Joel Lane is hit and miss for me: his ‘Earthwire’ collection left me cold, but ‘The Terrible Changes’ and ‘The Witnesses Are Gone’ were superb. At his best Lane can completely connect you to the honesty of the emotions he’s conveying. “The Sleep Mask” is good, but I didn’t have a strong reaction to it. It wasn’t a ‘miss’, so perhaps it was just a case of not doing for me what past stories had done better.
Lane’s tale was about a man suffering from a sleep disorder (although with Lane, such matters are just surface details to the deeper layers of his stories). The next tale is “They Will Not Rest” by Simon Clark is also about sleep – only here certain death awaits everyone if they fall asleep. This, then, is a nightmare scenario where people have to stay awake in order to stay alive. One of the best Simon Clark short stories I’ve read in years.
Last is “The Wound Dresser” by Lavie Tidhar. One of the shortest in the magazine, but not a word is wasted. Great tone, extremely effective. Having just read Jones’s angels anthology I was immediately intrigued to see what Tidhar’s angel story would be like – and it’s not at all like any of the contributions to ‘Visitants’! Along with the Clark, one of the strongest stories in the issue.
Despite disappointments, I do admire the range of stories in Black Static, something I never felt with The Third Alternative (although admittedly I bailed on TTA when it had barely reached its teen numbers: for me it was just a miasma of myopic misery. More than anything, what really galled me with the whole ‘slipstream’ malarkey was that all involved were convinced they were reinventing the wheel. Yeah, right. They were doing nothing Brian Aldiss hadn’t already done – better – with his ‘Acid-Head’ stories in the ‘60s. Hell, even on a bad day Aldiss could write circles around the whole lot of them).
All the regular non-fiction comments from Fowler, O’Driscoll and Volk are terrific reads, though all of them concern themselves for the most part with films.
There’s a lengthy interview with Stephen Jones and extensive coverage of recent anthologies. My only real gripe with Black Static is the amount of effort, time and paper – 9 pages – wasted on reviewing the utter schlock of DVD drivel. Really, who cares already? (Leave that nonsense, I say, to Kim Newman and his Empire Magazine column.) I’d much prefer another story or interview...
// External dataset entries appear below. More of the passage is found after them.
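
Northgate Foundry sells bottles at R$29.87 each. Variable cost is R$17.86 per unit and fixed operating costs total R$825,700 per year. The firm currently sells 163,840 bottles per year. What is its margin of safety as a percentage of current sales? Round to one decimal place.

58.0%

Contribution margin per unit = R$29.87 − R$17.86 = R$12.01. Break-even units = R$825,700 ÷ R$12.01 = 68,751.04; break-even revenue = 68,751.04 × R$29.87 = R$2,053,593.59.
Actual sales revenue = 163,840 × R$29.87 = R$4,893,900.80.
Margin of safety = (R$4,893,900.80 − R$2,053,593.59) ÷ R$4,893,900.80 = 58.0%.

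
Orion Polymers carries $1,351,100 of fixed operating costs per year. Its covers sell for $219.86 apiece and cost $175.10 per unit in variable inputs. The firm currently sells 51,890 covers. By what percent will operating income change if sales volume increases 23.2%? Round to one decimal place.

At 51,890 units, contribution = 51,890 × $44.76 = $2,322,596.40.
Subtracting fixed costs: EBIT = $2,322,596.40 − $1,351,100 = $971,496.40.
DOL = contribution ÷ EBIT = $2,322,596.40 ÷ $971,496.40 = 2.3907.
%ΔEBIT = DOL × %ΔSales = 2.3907 × +23.2% = +55.5%.

+55.5%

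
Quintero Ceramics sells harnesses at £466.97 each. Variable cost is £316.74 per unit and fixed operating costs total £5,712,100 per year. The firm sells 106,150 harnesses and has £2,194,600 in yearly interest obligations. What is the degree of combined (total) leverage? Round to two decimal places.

1.98

Contribution at this volume is 106,150 × £150.23 = £15,946,914.50.
Subtracting fixed costs: EBIT = £15,946,914.50 − £5,712,100 = £10,234,814.50. Interest = £2,194,600.00.
DOL = £15,946,914.50 ÷ £10,234,814.50 = 1.5581; DFL = £10,234,814.50 ÷ £8,040,214.50 = 1.2730.
Combined leverage = 1.5581 × 1.2730 = 1.9835.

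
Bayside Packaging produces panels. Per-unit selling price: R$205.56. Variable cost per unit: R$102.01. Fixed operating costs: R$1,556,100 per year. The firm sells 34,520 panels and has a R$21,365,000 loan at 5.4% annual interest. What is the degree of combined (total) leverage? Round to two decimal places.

Contribution at this volume is 34,520 × R$103.55 = R$3,574,546.00.
EBIT = R$3,574,546.00 − R$1,556,100 = R$2,018,446.00. Interest = R$1,153,710.00, so EBIT − I = R$864,736.00.
Degree of total leverage = total CM / (EBIT − interest) = R$3,574,546.00 / R$864,736.00 = 4.1337.

4.13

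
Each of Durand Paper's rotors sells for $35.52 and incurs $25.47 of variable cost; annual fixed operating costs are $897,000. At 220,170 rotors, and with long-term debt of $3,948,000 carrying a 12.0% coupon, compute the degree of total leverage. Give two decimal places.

Total contribution margin = 220,170 × $10.05 = $2,212,708.50.
Operating income = contribution − fixed costs = $2,212,708.50 − $897,000 = $1,315,708.50. Interest = $473,760.00, so EBIT − I = $841,948.50.
Degree of total leverage = total CM / (EBIT − interest) = $2,212,708.50 / $841,948.50 = 2.6281.

2.63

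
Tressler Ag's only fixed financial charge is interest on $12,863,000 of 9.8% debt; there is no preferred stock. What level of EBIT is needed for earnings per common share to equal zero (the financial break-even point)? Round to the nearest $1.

Annual interest = 9.8% × $12,863,000 = $1,260,574.00.
With no preferred dividends, EPS = 0 when EBIT exactly covers interest, so the financial break-even EBIT is $1,260,574.00.

$1,260,574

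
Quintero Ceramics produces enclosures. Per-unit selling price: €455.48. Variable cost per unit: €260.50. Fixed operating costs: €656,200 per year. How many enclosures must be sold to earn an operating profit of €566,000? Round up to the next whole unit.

Each unit contributes €455.48 − €260.50 = €194.98.
Units = (FC + target) / CM = (€656,200 + €566,000) / €194.98 = 6,268.34, so 6,269 enclosures.

6,269 enclosures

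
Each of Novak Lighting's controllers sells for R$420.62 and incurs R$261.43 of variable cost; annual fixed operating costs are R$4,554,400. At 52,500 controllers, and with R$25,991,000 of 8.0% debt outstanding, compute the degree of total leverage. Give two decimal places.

4.85

Contribution at this volume is 52,500 × R$159.19 = R$8,357,475.00.
EBIT = R$8,357,475.00 − R$4,554,400 = R$3,803,075.00. Interest = R$2,079,280.00, so EBIT − I = R$1,723,795.00.
Degree of total leverage = total CM / (EBIT − interest) = R$8,357,475.00 / R$1,723,795.00 = 4.8483.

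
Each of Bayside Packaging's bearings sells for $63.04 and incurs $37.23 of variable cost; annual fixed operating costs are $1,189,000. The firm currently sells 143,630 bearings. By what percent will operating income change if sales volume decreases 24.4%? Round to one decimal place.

At 143,630 units, contribution = 143,630 × $25.81 = $3,707,090.30.
Operating income = contribution − fixed costs = $3,707,090.30 − $1,189,000 = $2,518,090.30.
Degree of operating leverage = $3,707,090.30 / $2,518,090.30 = 1.4722.
%ΔEBIT = DOL × %ΔSales = 1.4722 × -24.4% = -35.9%.

-35.9%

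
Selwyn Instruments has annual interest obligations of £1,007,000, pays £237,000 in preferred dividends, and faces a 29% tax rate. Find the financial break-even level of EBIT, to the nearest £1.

Grossing the preferred dividend up to pre-tax terms: £237,000 / (1 − 0.29) = £333,802.82.
Financial break-even EBIT = interest + D_p ÷ (1 − t) = £1,007,000 + £333,802.82 = £1,340,802.82.

£1,340,803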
A note on the layout and design: I have to say, since issue 16 Black Static has become a far more pleasurable read, not least because of the colour; with the b&w everything – I don’t know – just sort of blurred and smudged together. Reading could be a chore at times. Not only does the colour do the artwork more justice, but it helps to separate everything out. Plus I like having all the comments at the beginning, stories in the middle and reviews at the end. It just makes it so much easier to find stuff. For instance, I was looking through some of the b&w back issues and, jeez, trying to find something was a killer: stories, comments and reviews were scattered hither and yon, and not always helpfully labelled. I hope the current design and layout stays the way it is, as I like it just fine.
All in all 19 is a solid issue, if for this humble reader not as good as 18.